The frequency of minor collections is very high, full GC does not take much effect, the pause is very long. The cause is, that many live objects are transferred from young generation space to the old generation space. Those object can't be collected by GC because they are still living. so you need more RAM.

4 GB

The frequency of minor collections is lower. But 4 GB were not enough to run Olat with the load of 700/200 users.

6 GB

With 6 GB RAM the server runs fine. The only thing is, that the full GC stops the server every 30 minutes for approx. 15-20s. The next step is to adjust the ratio between young and old generation space. The idea was to spend more space for the YGS, so that more objects are finalized in YGS and are collected by minor collections.

6 GB with 2,5 GB for YGS and CMS Garbage collector

Increasing the YGS does not take a visible effect. But changing the garbage collector to concurrent mark sweep collector has increased the performance significantly. The pause for full GC was 5 minutes for a period of 10 hours running Olat.

Much better performance with OpenOlat 8.3

The frequency of minor GC has decreased significantly with 8.3 (load 570/150 users)

JVM parameters

CATALINA_OPTS="-server -Xss256k -Xms6144m -Xmx6144m -Djava.net.preferIPv4Stack=true -Djava.awt.headless=true -Xloggc:/tmp/gc.log -XX:+PrintGCDetails -XX:+PrintGCTimeStamps -XX:MaxPermSize=192m -XX:+UseConcMarkSweepGC -XX:NewSize=2560m -XX:SurvivorRatio=18 -XX:+HeapDumpOnOutOfMemoryError"

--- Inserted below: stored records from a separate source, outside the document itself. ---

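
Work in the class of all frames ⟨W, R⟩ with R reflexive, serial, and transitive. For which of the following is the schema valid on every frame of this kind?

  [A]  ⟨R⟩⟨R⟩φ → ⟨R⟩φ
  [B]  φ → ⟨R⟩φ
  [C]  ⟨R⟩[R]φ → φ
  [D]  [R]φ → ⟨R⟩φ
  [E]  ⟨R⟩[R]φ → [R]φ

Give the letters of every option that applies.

A, B, D

(A) ⟨R⟩⟨R⟩φ → ⟨R⟩φ is the dual of axiom 4; it is valid on a frame exactly when R is transitive. Every such R is transitive, so valid.
(B) φ → ⟨R⟩φ is the dual of axiom T; it is valid on a frame exactly when R is reflexive. Every such R is reflexive, so valid.
(C) ⟨R⟩[R]φ → φ (the dual of axiom B) characterises the symmetric frames. Such an R need not be symmetric — not valid.
(D) [R]φ → ⟨R⟩φ is axiom D; it is valid on a frame exactly when R is serial. Every such R is serial, so valid.
(E) ⟨R⟩[R]φ → [R]φ is the dual of axiom 5; it is valid on a frame exactly when R is euclidean. Such an R need not be euclidean, so not valid.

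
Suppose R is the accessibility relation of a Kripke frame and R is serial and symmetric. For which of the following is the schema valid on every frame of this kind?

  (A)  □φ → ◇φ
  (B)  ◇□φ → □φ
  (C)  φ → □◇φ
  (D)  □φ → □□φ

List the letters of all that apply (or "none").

A, C

(A) □φ → ◇φ is axiom D; it is valid on a frame exactly when R is serial. Every such R is serial, so valid.
(B) ◇□φ → □φ (the dual of axiom 5) characterises the euclidean frames. Such an R need not be euclidean — not valid.
(C) axiom B: valid iff R is symmetric. Every such R is symmetric — valid.
(D) □φ → □□φ is axiom 4; it is valid on a frame exactly when R is transitive. Such an R need not be transitive, so not valid.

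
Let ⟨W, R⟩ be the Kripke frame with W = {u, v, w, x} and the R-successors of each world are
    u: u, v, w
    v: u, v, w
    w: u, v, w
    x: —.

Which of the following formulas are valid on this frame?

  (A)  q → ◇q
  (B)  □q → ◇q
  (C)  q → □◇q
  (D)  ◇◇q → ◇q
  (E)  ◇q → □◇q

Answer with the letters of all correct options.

C, D, E

R is not reflexive: not x R x.
R is symmetric: every R-edge is matched by its reverse.
R is transitive: R is closed under composition.
R is euclidean: any two R-successors of the same world are R-related.
R is not serial: x has no R-successor.
(A) the dual of axiom T: valid iff R is reflexive. R is not reflexive — not valid.
(B) □q → ◇q (axiom D) characterises the serial frames. R is not serial — not valid.
(C) q → □◇q (axiom B) characterises the symmetric frames. R is symmetric — valid.
(D) ◇◇q → ◇q (the dual of axiom 4) characterises the transitive frames. R is transitive — valid.
(E) ◇q → □◇q is axiom 5; it is valid on a frame exactly when R is euclidean. R is euclidean, so valid.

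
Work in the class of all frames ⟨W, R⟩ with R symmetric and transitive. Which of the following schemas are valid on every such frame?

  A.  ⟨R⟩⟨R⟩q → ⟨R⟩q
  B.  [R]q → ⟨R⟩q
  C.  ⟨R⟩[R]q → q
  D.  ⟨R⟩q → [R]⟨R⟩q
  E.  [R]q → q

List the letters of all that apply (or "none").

A symmetric transitive relation is euclidean (uRv and uRw give vRu by symmetry, then vRw by transitivity).
(A) the dual of axiom 4: valid iff R is transitive. Every such R is transitive — valid.
(B) [R]q → ⟨R⟩q (axiom D) characterises the serial frames. Such an R need not be serial — not valid.
(C) ⟨R⟩[R]q → q (the dual of axiom B) characterises the symmetric frames. Every such R is symmetric — valid.
(D) axiom 5: valid iff R is euclidean. Every such R is euclidean — valid.
(E) [R]q → q is axiom T, which corresponds to reflexivity. Such an R need not be reflexive — not valid.

A, C, D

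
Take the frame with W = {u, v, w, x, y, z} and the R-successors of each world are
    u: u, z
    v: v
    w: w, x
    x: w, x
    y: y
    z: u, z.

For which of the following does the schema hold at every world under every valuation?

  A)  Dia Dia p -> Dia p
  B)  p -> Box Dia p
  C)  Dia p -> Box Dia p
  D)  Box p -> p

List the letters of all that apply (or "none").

R is reflexive: each world relates to itself.
R is symmetric: every R-edge is matched by its reverse.
R is transitive: R is closed under composition.
R is euclidean: any two R-successors of the same world are R-related.
(A) the dual of axiom 4: valid iff R is transitive. R is transitive — valid.
(B) p -> Box Dia p is axiom B; it is valid on a frame exactly when R is symmetric. R is symmetric, so valid.
(C) axiom 5: valid iff R is euclidean. R is euclidean — valid.
(D) Box p -> p is axiom T; it is valid on a frame exactly when R is reflexive. R is reflexive, so valid.

A, B, C, D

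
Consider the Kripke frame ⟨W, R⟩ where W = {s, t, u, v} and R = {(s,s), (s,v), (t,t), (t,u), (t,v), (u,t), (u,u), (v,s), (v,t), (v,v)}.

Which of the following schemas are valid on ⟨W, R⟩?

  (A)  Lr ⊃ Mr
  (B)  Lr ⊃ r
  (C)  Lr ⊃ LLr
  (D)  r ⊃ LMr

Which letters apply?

R is reflexive: each world relates to itself.
R is symmetric: every R-edge is matched by its reverse.
R is not transitive: s R v and v R t but not s R t.
R is serial: every world has an R-successor.
(A) Lr ⊃ Mr is axiom D, which corresponds to seriality. R is serial — valid.
(B) axiom T: valid iff R is reflexive. R is reflexive — valid.
(C) Lr ⊃ LLr is axiom 4; it is valid on a frame exactly when R is transitive. R is not transitive, so not valid.
(D) r ⊃ LMr is axiom B; it is valid on a frame exactly when R is symmetric. R is symmetric, so valid.

A, B, D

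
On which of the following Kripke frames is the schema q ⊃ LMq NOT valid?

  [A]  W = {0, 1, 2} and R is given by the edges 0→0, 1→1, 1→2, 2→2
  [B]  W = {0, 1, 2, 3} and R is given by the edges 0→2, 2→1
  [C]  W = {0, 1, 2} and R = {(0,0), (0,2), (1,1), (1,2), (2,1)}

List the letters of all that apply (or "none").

A, B, C

The schema q ⊃ LMq is axiom B; it is valid on a frame iff R is symmetric.
(A) R is not symmetric (1 R 2 but not 2 R 1), so the schema fails here.
(B) R is not symmetric (0 R 2 but not 2 R 0), so the schema fails here.
(C) R is not symmetric (0 R 2 but not 2 R 0), so the schema fails here.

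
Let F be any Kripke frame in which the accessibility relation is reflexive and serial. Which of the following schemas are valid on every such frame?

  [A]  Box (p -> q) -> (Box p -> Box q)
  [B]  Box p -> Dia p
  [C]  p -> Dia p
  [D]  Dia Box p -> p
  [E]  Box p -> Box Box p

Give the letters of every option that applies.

A, B, C

(A) this is just K, valid on every normal frame.
(B) Box p -> Dia p (axiom D) characterises the serial frames. Every such R is serial — valid.
(C) p -> Dia p is the dual of axiom T, which corresponds to reflexivity. Every such R is reflexive — valid.
(D) Dia Box p -> p is the dual of axiom B; it is valid on a frame exactly when R is symmetric. Such an R need not be symmetric, so not valid.
(E) axiom 4: valid iff R is transitive. Such an R need not be transitive — not valid.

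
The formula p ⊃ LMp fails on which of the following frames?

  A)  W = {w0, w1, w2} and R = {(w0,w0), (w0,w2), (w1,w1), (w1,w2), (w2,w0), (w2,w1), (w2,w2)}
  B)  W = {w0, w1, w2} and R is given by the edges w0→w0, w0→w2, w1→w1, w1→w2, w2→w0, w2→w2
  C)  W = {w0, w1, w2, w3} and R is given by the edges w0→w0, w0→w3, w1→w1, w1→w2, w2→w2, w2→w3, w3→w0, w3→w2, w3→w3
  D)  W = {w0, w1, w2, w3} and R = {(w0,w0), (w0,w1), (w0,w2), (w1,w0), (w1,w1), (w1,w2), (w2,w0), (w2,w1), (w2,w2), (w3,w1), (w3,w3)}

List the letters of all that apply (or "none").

B, C, D

The schema p ⊃ LMp is axiom B; it is valid on a frame iff R is symmetric.
(A) R is symmetric (every R-edge is matched by its reverse), so the schema is valid here.
(B) R is not symmetric (w1 R w2 but not w2 R w1), so the schema fails here.
(C) R is not symmetric (w1 R w2 but not w2 R w1), so the schema fails here.
(D) R is not symmetric (w3 R w1 but not w1 R w3), so the schema fails here.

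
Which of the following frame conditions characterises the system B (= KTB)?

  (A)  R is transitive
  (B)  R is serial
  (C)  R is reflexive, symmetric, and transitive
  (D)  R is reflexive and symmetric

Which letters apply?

(A) this class determines K4, not B (= KTB).
(B) this class determines D, not B (= KTB).
(C) this class determines S5, not B (= KTB).
(D) B (= KTB) is sound and complete for exactly this class.

D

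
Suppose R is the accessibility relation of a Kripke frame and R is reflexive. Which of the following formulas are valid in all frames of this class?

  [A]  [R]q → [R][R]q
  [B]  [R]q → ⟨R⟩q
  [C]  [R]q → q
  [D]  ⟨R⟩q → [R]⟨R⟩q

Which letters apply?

A reflexive relation is serial.
(A) [R]q → [R][R]q (axiom 4) characterises the transitive frames. Such an R need not be transitive — not valid.
(B) [R]q → ⟨R⟩q (axiom D) characterises the serial frames. Every such R is serial — valid.
(C) [R]q → q is axiom T; it is valid on a frame exactly when R is reflexive. Every such R is reflexive, so valid.
(D) ⟨R⟩q → [R]⟨R⟩q is axiom 5; it is valid on a frame exactly when R is euclidean. Such an R need not be euclidean, so not valid.

B, C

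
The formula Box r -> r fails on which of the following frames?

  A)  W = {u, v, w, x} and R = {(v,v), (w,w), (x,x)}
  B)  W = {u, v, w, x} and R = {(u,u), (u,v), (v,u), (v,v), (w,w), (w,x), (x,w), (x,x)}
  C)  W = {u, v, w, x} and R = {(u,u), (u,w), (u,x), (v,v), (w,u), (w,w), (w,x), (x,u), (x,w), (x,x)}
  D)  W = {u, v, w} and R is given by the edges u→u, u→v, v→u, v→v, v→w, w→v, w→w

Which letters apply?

The schema Box r -> r is axiom T; it is valid on a frame iff R is reflexive.
(A) R is not reflexive (not u R u), so the schema fails here.
(B) R is reflexive (each world relates to itself), so the schema is valid here.
(C) R is reflexive (each world relates to itself), so the schema is valid here.
(D) R is reflexive (each world relates to itself), so the schema is valid here.

A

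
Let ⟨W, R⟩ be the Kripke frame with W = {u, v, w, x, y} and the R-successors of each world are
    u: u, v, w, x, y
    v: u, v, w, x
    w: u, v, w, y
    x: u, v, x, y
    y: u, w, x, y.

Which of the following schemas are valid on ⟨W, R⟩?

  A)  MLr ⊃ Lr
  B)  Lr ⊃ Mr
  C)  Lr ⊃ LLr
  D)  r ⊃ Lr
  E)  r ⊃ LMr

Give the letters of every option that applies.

R is symmetric: every R-edge is matched by its reverse.
R is not transitive: v R u and u R y but not v R y.
R is not euclidean: u R v and u R y but not v R y.
R is serial: every world has an R-successor.
R is not a subset of the identity: u R v with u ≠ v.
(A) the dual of axiom 5: valid iff R is euclidean. R is not euclidean — not valid.
(B) Lr ⊃ Mr is axiom D, which corresponds to seriality. R is serial — valid.
(C) Lr ⊃ LLr is axiom 4; it is valid on a frame exactly when R is transitive. R is not transitive, so not valid.
(D) r ⊃ Lr is valid only on frames where every R-edge is a self-loop. Here R ⊄ identity — not valid.
(E) r ⊃ LMr is axiom B, which corresponds to symmetry. R is symmetric — valid.

B, E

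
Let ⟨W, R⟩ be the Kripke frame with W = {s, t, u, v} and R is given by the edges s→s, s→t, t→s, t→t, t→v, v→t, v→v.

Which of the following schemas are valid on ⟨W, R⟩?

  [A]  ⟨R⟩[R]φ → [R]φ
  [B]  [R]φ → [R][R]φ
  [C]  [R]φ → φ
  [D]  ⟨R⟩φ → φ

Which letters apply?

none

R is not reflexive: not u R u.
R is not transitive: s R t and t R v but not s R v.
R is not euclidean: t R s and t R v but not s R v.
R is not a subset of the identity: s R t with s ≠ t.
(A) ⟨R⟩[R]φ → [R]φ (the dual of axiom 5) characterises the euclidean frames. R is not euclidean — not valid.
(B) [R]φ → [R][R]φ is axiom 4; it is valid on a frame exactly when R is transitive. R is not transitive, so not valid.
(C) [R]φ → φ (axiom T) characterises the reflexive frames. R is not reflexive — not valid.
(D) ⟨R⟩φ → φ is the converse of T; it holds exactly when R ⊆ identity. Here R ⊄ identity — not valid.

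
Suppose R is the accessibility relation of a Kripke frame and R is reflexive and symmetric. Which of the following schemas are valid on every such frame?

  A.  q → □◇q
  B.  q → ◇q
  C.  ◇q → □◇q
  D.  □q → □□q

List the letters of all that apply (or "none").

Reflexive relations are serial.
(A) axiom B: valid iff R is symmetric. Every such R is symmetric — valid.
(B) the dual of axiom T: valid iff R is reflexive. Every such R is reflexive — valid.
(C) ◇q → □◇q (axiom 5) characterises the euclidean frames. Such an R need not be euclidean — not valid.
(D) □q → □□q (axiom 4) characterises the transitive frames. Such an R need not be transitive — not valid.

A, B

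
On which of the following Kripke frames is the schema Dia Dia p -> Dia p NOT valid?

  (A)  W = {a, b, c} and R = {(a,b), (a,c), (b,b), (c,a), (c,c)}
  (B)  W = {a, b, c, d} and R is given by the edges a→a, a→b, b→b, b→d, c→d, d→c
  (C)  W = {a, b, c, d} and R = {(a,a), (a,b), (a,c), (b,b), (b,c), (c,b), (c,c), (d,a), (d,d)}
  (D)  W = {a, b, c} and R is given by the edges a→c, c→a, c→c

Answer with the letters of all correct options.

A, B, C, D

The schema Dia Dia p -> Dia p is the dual of axiom 4; it is valid on a frame iff R is transitive.
(A) R is not transitive (a R c and c R a but not a R a), so the schema fails here.
(B) R is not transitive (a R b and b R d but not a R d), so the schema fails here.
(C) R is not transitive (d R a and a R b but not d R b), so the schema fails here.
(D) R is not transitive (a R c and c R a but not a R a), so the schema fails here.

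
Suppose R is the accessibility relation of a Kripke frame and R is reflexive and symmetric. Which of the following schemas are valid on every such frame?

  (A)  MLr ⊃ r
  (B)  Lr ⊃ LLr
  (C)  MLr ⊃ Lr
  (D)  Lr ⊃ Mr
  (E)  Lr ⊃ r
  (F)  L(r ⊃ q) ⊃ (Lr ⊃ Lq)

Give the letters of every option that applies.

Reflexive relations are serial.
(A) MLr ⊃ r (the dual of axiom B) characterises the symmetric frames. Every such R is symmetric — valid.
(B) axiom 4: valid iff R is transitive. Such an R need not be transitive — not valid.
(C) MLr ⊃ Lr is the dual of axiom 5; it is valid on a frame exactly when R is euclidean. Such an R need not be euclidean, so not valid.
(D) Lr ⊃ Mr (axiom D) characterises the serial frames. Every such R is serial — valid.
(E) axiom T: valid iff R is reflexive. Every such R is reflexive — valid.
(F) this is just K, valid on every normal frame.

A, D, E, F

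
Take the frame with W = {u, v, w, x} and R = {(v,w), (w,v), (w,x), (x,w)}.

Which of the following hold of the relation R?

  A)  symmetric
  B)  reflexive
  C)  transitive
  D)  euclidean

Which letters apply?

(A) symmetric: every R-edge is matched by its reverse.
(B) not reflexive: not u R u.
(C) not transitive: v R w and w R v but not v R v.
(D) not euclidean: w R v and w R x but not v R x.

A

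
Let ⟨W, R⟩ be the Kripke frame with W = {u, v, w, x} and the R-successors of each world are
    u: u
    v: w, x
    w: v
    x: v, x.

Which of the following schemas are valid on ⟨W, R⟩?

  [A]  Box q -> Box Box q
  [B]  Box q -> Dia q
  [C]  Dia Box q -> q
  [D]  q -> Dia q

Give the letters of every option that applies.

R is not reflexive: not v R v.
R is symmetric: every R-edge is matched by its reverse.
R is not transitive: v R w and w R v but not v R v.
R is serial: every world has an R-successor.
(A) Box q -> Box Box q is axiom 4; it is valid on a frame exactly when R is transitive. R is not transitive, so not valid.
(B) Box q -> Dia q is axiom D, which corresponds to seriality. R is serial — valid.
(C) Dia Box q -> q is the dual of axiom B; it is valid on a frame exactly when R is symmetric. R is symmetric, so valid.
(D) q -> Dia q (the dual of axiom T) characterises the reflexive frames. R is not reflexive — not valid.

B, C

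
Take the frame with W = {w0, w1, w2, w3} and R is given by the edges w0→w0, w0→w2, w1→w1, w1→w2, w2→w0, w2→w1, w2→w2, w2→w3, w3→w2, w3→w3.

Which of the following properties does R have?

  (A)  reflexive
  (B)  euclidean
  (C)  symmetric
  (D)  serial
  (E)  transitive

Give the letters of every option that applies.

A, C, D

(A) reflexive: each world relates to itself.
(B) not euclidean: w2 R w0 and w2 R w1 but not w0 R w1.
(C) symmetric: every R-edge is matched by its reverse.
(D) serial: every world has an R-successor.
(E) not transitive: w0 R w2 and w2 R w1 but not w0 R w1.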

Olat runs with 8 CPU cores.

Changing the garbage collector to the new G1GC had a strange effect: I experienced very fast increasing open file handles.

Invoking lsof | grep java | wc -l within intervals of a few seconds showed the following results:
1810 / 3322 / 3917 / 4297 / 4486

Changing back to CMS garbage collector lsof showed the following results within a period of 2 hours:
706 / 815 / 665 / 772 / 888 / 716

Still need to restart Olat

Because the old generation space increases continously, a restart of Olat is needed (every 2 days right now)